I read this a while back how credit growth leads inflation by some time but I have never seen a "correlation" study. This also explains why inflation is low today (little credit growth).
http://people.internet2.edu/~ndk/creditGrowthInverseInflation.gif
There was also a graph of government deficit spending vs inflation which is now showing a higher correlation (because government deficits are so large and making up for the shortfall in credit growth).
Eyeballing the data if you added credit growth + government spending you would get a decent correlation to inflation. Much like your PPI+wages gives an outstanding correlation.
Anonymous,
Thanks for the kind words.
The chart you offer states credit growth is inversely correlated with inflation but does not actually supply that correlation. I for one, am not buying it. I think they are positively correlated (and you do too by your commentary... low credit growth leads to low inflation).

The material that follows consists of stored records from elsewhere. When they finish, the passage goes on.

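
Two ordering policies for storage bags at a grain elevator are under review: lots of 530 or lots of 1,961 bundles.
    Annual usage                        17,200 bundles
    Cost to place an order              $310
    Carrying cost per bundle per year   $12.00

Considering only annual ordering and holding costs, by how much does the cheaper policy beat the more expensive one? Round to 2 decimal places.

$1,244.64

For each Q, cost = (D/Q)·S + (Q/2)·H.
TC(530) = (17,200/530)×310 + (530/2)×12 = $13,240.38
TC(1,961) = (17,200/1,961)×310 + (1,961/2)×12 = $14,485.02
Cheaper: Q = 530.  Difference = $1,244.64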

Here's the chart you are looking for. It includes all debt.
Here it is on a scatter chart. I took that into a spreadsheet. It has a *positive* correlation of 0.24 (r-squared).
I certainly think there is a relationship between credit growth and inflation, but there are other important relationships too.
The Quantity Theory of Aluminum
The world has cranked out a ton of stuff! Aluminum? Houses? You name it. Too bad we couldn't crank out oil at a similar pace. And too bad we cranked out credit far faster than we cranked out wages. What can't go on forever, won't.